Missouri residents could stand to gain financially now that Attorney General Eric Schmitt has joined a Department of Justice lawsuit against Google for alleged antitrust violations.
“There's money involved,” former St. Louis Judge Michael Wolff said. “We’re talking economic debt damages.”
The antitrust lawsuit filed last month in the U.S. District Court for the District of Columbia seeks to prevent the popular browser from improperly gaining a corner on the market through anticompetitive and exclusionary practices, according to a press release.
“The Google case does impact consumers within the state of Missouri in a way that is fairly direct,” Wolff told the St. Louis Record
Other participating states include Arkansas, Florida, Georgia, Kentucky, Indiana, Louisiana, Mississippi, Montana, South Carolina, and Texas.
“Google, through its monopoly on search functions, controls a huge amount of the information that Americans access every single day,” said Attorney General Schmitt in a statement online. “This kind of concentration of power is alarming, and it’s critical that we ensure that even the biggest of big tech companies, including Google, are acting responsibly, and are held accountable when they aren’t.”

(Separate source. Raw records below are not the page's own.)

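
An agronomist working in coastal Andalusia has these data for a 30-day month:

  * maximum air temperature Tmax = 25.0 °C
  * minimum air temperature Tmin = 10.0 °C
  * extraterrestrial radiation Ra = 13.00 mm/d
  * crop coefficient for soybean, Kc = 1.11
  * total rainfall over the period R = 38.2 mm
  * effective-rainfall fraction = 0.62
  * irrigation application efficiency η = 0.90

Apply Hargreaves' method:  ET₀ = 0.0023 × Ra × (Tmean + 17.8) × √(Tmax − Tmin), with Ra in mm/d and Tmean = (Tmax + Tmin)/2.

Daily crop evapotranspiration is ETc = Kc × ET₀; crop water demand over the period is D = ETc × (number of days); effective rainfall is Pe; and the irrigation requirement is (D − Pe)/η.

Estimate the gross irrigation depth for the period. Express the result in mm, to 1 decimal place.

124.9 mm

Tmean = (25.0 + 10.0)/2 = 17.50 °C
ET₀ = 0.0023 × 13.00 × (17.50 + 17.8) × √15.0 = 0.0023 × 13.00 × 35.30 × 3.8730 = 4.0878 mm/d
ETc = Kc × ET₀ = 1.11 × 4.0878 = 4.5375 mm/d
Crop demand D = ETc × 30 d = 4.5375 × 30 = 136.125 mm
Pe = 0.62 × 38.2 = 23.684 mm
D − Pe = 136.125 − 23.684 = 112.441 mm
Gross irrigation = 112.441 / 0.90 = 124.934 mm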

However, Google has responded that the lawsuit was "deeply flawed."
“People use Google because they choose to, not because they're forced to, or because they can't find alternatives,” Kent Walker, Google’s senior vice president of global affairs, said in a statement online. “This lawsuit would do nothing to help consumers. To the contrary, it would artificially prop up lower-quality search alternatives, raise phone prices, and make it harder for people to get the search services they want to use.”
According to the Oct. 20 complaint, exclusionary agreements have blocked the channels through which users access search engines and Google has unlawfully sustained search and search advertising monopolies.
“In the United States, advertisers pay about $40 billion annually to place ads on Google’s search engine results,” wrote attorney Ryan A. Shores on behalf of the United States in the lawsuit. “It is these search advertising monopoly revenues that Google 'shares' with distributors in return for commitments to favor Google’s search engine. These enormous payments create a strong disincentive for distributors to switch. The payments also raise barriers to entry for rivals—particularly for small, innovative search companies that cannot afford to pay a multi-billion-dollar entry fee.”
The lawsuit estimates that Google has a market value of $1 trillion.
“If it's true that Google is violating antitrust laws so as to disadvantage consumers generally, well a lot of those consumers are in the state of Missouri and so presumably the Attorney General of Missouri would have an interest in being involved in litigation against Google,” Wolff said.